The claim is in stark contrast to warnings from the federal Opposition which says the population boom is driving a national childcare shortage set to worsen over the next three years.
But the peak body for private long day care, the Australian Childcare Alliance, says the oversupply is both real and widespread.
It has surprised early childhood education advocates by declaring that a competitive market approach does not work, and called for the government to manage supply by centrally planning the location of childcare centres the way it does for schools and aged care facilities.
The alliance crunched the numbers of childcare places in existing long day care centres and new ones opening soon under approved DAs, comparing supply with projected population growth.
It found that 16 NSW council areas are already over-supplied, including Lane Cove, Randwick, Ryde, Sutherland, Sydney, Warringah, Willoughby, Woollahra, Ashfield and Auburn; and that a further 12 are at risk of oversupply in the near future.
But it concedes there are shortages in "discrete minority areas", specifically Blacktown, Burwood, Campbelltown, Liverpool, Mosman, North Sydney, Parramatta and Penrith.
Alliance CEO Chiang Lim said operators were squeezed by over-regulation on the one hand around high staffing ratios and National Quality Framework requirements, and an overly free-market approach to where centres can locate, on the other.

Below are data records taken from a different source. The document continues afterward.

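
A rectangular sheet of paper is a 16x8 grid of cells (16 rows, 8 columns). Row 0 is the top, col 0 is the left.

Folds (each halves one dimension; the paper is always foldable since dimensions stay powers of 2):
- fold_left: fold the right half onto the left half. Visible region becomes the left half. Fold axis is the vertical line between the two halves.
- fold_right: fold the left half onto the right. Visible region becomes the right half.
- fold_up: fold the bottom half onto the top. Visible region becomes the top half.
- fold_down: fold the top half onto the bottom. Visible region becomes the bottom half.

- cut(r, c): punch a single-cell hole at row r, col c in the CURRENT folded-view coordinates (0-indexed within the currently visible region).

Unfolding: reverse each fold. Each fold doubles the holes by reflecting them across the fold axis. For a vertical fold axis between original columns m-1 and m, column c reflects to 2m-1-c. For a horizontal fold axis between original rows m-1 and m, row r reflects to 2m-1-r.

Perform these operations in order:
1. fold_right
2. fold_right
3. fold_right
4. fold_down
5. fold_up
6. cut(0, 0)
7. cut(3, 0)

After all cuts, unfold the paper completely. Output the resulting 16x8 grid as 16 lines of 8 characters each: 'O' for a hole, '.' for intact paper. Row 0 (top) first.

Answer: OOOOOOOO
........
........
OOOOOOOO
OOOOOOOO
........
........
OOOOOOOO
OOOOOOOO
........
........
OOOOOOOO
OOOOOOOO
........
........
OOOOOOOO

Derivation:
Op 1 fold_right: fold axis v@4; visible region now rows[0,16) x cols[4,8) = 16x4
Op 2 fold_right: fold axis v@6; visible region now rows[0,16) x cols[6,8) = 16x2
Op 3 fold_right: fold axis v@7; visible region now rows[0,16) x cols[7,8) = 16x1
Op 4 fold_down: fold axis h@8; visible region now rows[8,16) x cols[7,8) = 8x1
Op 5 fold_up: fold axis h@12; visible region now rows[8,12) x cols[7,8) = 4x1
Op 6 cut(0, 0): punch at orig (8,7); cuts so far [(8, 7)]; region rows[8,12) x cols[7,8) = 4x1
Op 7 cut(3, 0): punch at orig (11,7); cuts so far [(8, 7), (11, 7)]; region rows[8,12) x cols[7,8) = 4x1
Unfold 1 (reflect across h@12): 4 holes -> [(8, 7), (11, 7), (12, 7), (15, 7)]
Unfold 2 (reflect across h@8): 8 holes -> [(0, 7), (3, 7), (4, 7), (7, 7), (8, 7), (11, 7), (12, 7), (15, 7)]
Unfold 3 (reflect across v@7): 16 holes -> [(0, 6), (0, 7), (3, 6), (3, 7), (4, 6), (4, 7), (7, 6), (7, 7), (8, 6), (8, 7), (11, 6), (11, 7), (12, 6), (12, 7), (15, 6), (15, 7)]
Unfold 4 (reflect across v@6): 32 holes -> [(0, 4), (0, 5), (0, 6), (0, 7), (3, 4), (3, 5), (3, 6), (3, 7), (4, 4), (4, 5), (4, 6), (4, 7), (7, 4), (7, 5), (7, 6), (7, 7), (8, 4), (8, 5), (8, 6), (8, 7), (11, 4), (11, 5), (11, 6), (11, 7), (12, 4), (12, 5), (12, 6), (12, 7), (15, 4), (15, 5), (15, 6), (15, 7)]
Unfold 5 (reflect across v@4): 64 holes -> [(0, 0), (0, 1), (0, 2), (0, 3), (0, 4), (0, 5), (0, 6), (0, 7), (3, 0), (3, 1), (3, 2), (3, 3), (3, 4), (3, 5), (3, 6), (3, 7), (4, 0), (4, 1), (4, 2), (4, 3), (4, 4), (4, 5), (4, 6), (4, 7), (7, 0), (7, 1), (7, 2), (7, 3), (7, 4), (7, 5), (7, 6), (7, 7), (8, 0), (8, 1), (8, 2), (8, 3), (8, 4), (8, 5), (8, 6), (8, 7), (11, 0), (11, 1), (11, 2), (11, 3), (11, 4), (11, 5), (11, 6), (11, 7), (12, 0), (12, 1), (12, 2), (12, 3), (12, 4), (12, 5), (12, 6), (12, 7), (15, 0), (15, 1), (15, 2), (15, 3), (15, 4), (15, 5), (15, 6), (15, 7)]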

"If the government is going to allow the market to take its course there will be a lot of new services that will be opened but it will be a lose-lose. The new services will open under-capacity straight away, thereby threatening their financial capacity from day one; and the existing services will also lose because they will have children go to the new services," he said.
He said there were centres already struggling to be viable where capacity was under 80 per cent, and that some had closed, but he could not name them.

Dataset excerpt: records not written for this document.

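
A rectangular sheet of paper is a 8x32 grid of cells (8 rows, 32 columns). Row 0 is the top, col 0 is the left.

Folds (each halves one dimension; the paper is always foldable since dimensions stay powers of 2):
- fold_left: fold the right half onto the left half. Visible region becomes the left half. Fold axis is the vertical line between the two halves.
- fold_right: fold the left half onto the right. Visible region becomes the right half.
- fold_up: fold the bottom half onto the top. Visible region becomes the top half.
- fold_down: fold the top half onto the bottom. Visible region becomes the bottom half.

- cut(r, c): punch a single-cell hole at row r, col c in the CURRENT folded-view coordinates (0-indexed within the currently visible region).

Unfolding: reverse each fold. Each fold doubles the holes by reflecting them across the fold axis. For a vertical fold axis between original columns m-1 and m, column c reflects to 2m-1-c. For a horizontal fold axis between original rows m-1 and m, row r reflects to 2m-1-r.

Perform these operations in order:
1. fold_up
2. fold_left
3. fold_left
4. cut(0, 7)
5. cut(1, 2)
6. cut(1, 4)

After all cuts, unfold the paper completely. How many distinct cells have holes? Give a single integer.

Answer: 24

Derivation:
Op 1 fold_up: fold axis h@4; visible region now rows[0,4) x cols[0,32) = 4x32
Op 2 fold_left: fold axis v@16; visible region now rows[0,4) x cols[0,16) = 4x16
Op 3 fold_left: fold axis v@8; visible region now rows[0,4) x cols[0,8) = 4x8
Op 4 cut(0, 7): punch at orig (0,7); cuts so far [(0, 7)]; region rows[0,4) x cols[0,8) = 4x8
Op 5 cut(1, 2): punch at orig (1,2); cuts so far [(0, 7), (1, 2)]; region rows[0,4) x cols[0,8) = 4x8
Op 6 cut(1, 4): punch at orig (1,4); cuts so far [(0, 7), (1, 2), (1, 4)]; region rows[0,4) x cols[0,8) = 4x8
Unfold 1 (reflect across v@8): 6 holes -> [(0, 7), (0, 8), (1, 2), (1, 4), (1, 11), (1, 13)]
Unfold 2 (reflect across v@16): 12 holes -> [(0, 7), (0, 8), (0, 23), (0, 24), (1, 2), (1, 4), (1, 11), (1, 13), (1, 18), (1, 20), (1, 27), (1, 29)]
Unfold 3 (reflect across h@4): 24 holes -> [(0, 7), (0, 8), (0, 23), (0, 24), (1, 2), (1, 4), (1, 11), (1, 13), (1, 18), (1, 20), (1, 27), (1, 29), (6, 2), (6, 4), (6, 11), (6, 13), (6, 18), (6, 20), (6, 27), (6, 29), (7, 7), (7, 8), (7, 23), (7, 24)]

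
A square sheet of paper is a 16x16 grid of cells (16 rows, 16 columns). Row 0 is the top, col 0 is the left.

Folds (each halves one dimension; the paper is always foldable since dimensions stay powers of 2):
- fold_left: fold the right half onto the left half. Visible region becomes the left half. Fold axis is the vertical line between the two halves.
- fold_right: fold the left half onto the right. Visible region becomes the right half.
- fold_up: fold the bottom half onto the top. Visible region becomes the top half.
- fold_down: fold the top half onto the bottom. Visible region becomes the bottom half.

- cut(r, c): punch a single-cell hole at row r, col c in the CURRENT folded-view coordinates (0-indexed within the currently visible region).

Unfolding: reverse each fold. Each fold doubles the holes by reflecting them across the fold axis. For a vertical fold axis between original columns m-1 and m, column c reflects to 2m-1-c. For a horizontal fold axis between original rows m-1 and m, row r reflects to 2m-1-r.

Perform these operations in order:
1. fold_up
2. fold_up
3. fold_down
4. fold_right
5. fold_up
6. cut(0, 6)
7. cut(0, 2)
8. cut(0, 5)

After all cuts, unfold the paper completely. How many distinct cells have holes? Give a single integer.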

In some places where parents experience shortages, that might be driven by their choice of days, he said.
"What we're seeing is parents are asking for one day or two days, everyone is trying to compete for those popular days," Mr Lim said. "But as a business you have to structure for a five-day operation."
Ironically it was the alliance that initially lobbied the NSW government to overhaul planning laws around childcare centres to cut development application approval times of up to 53 weeks.

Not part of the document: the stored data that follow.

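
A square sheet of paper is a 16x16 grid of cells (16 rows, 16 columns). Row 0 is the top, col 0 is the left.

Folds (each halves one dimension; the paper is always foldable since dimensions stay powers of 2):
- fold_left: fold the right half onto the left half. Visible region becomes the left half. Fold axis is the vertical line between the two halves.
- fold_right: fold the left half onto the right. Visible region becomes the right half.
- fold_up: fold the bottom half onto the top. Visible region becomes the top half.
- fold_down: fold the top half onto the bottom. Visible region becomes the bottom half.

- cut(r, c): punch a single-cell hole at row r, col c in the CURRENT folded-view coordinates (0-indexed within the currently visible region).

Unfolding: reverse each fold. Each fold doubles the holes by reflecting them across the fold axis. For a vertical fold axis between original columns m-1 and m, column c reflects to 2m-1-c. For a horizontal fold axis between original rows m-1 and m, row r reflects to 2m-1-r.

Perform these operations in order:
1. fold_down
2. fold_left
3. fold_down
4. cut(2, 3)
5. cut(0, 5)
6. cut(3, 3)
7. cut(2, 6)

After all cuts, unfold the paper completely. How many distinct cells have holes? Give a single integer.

Answer: 32

Derivation:
Op 1 fold_down: fold axis h@8; visible region now rows[8,16) x cols[0,16) = 8x16
Op 2 fold_left: fold axis v@8; visible region now rows[8,16) x cols[0,8) = 8x8
Op 3 fold_down: fold axis h@12; visible region now rows[12,16) x cols[0,8) = 4x8
Op 4 cut(2, 3): punch at orig (14,3); cuts so far [(14, 3)]; region rows[12,16) x cols[0,8) = 4x8
Op 5 cut(0, 5): punch at orig (12,5); cuts so far [(12, 5), (14, 3)]; region rows[12,16) x cols[0,8) = 4x8
Op 6 cut(3, 3): punch at orig (15,3); cuts so far [(12, 5), (14, 3), (15, 3)]; region rows[12,16) x cols[0,8) = 4x8
Op 7 cut(2, 6): punch at orig (14,6); cuts so far [(12, 5), (14, 3), (14, 6), (15, 3)]; region rows[12,16) x cols[0,8) = 4x8
Unfold 1 (reflect across h@12): 8 holes -> [(8, 3), (9, 3), (9, 6), (11, 5), (12, 5), (14, 3), (14, 6), (15, 3)]
Unfold 2 (reflect across v@8): 16 holes -> [(8, 3), (8, 12), (9, 3), (9, 6), (9, 9), (9, 12), (11, 5), (11, 10), (12, 5), (12, 10), (14, 3), (14, 6), (14, 9), (14, 12), (15, 3), (15, 12)]
Unfold 3 (reflect across h@8): 32 holes -> [(0, 3), (0, 12), (1, 3), (1, 6), (1, 9), (1, 12), (3, 5), (3, 10), (4, 5), (4, 10), (6, 3), (6, 6), (6, 9), (6, 12), (7, 3), (7, 12), (8, 3), (8, 12), (9, 3), (9, 6), (9, 9), (9, 12), (11, 5), (11, 10), (12, 5), (12, 10), (14, 3), (14, 6), (14, 9), (14, 12), (15, 3), (15, 12)]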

That led the government to develop the Draft State Environmental Planning Policy (Educational Establishments and Childcare Facilities) 2017, to speed up the delivery of new services. It would streamline planning rules and scrap local council's proximity rules that prevent new centres opening up close to existing ones.
But the alliance fears the draft law would be "too successful" in promoting supply, without paying sufficient attention to demand.
The childcare services industry made almost $1 billion in profit in 2015-16, according to IBISWorld, more than one-eighth of what Australian taxpayers paid in fee subsidies. There are big corporate operators, but the alliance says 83 per cent of approved providers operate only one service, and they are the ones that would be squeezed out by the new planning laws.
Carol Burgess from Early Childhood Australia, a national not-for-profit advocacy group, said a competitive market approach was not delivering and the NSW government's plans would make that worse.
"Ideally every child and family in NSW should have easy access to quality affordable early childhood education. Currently in NSW provision of childcare and early learning is based on a competitive market which unfortunately has resulted in uneven distribution with some areas over-supplied and others under-supplied," she said.
"Unfortunately the proposed 'streamlining process' does not address this uneven supply of childcare places."
A planning department spokeswoman said the government was considering all submissions before the policy was finalised.
"As Sydney is experiencing growth, there is increasing demand for new and upgraded schools and child care centres in Sydney and across NSW. The draft SEPP aims to facilitate development to meet this demand while providing high-quality educational facilities."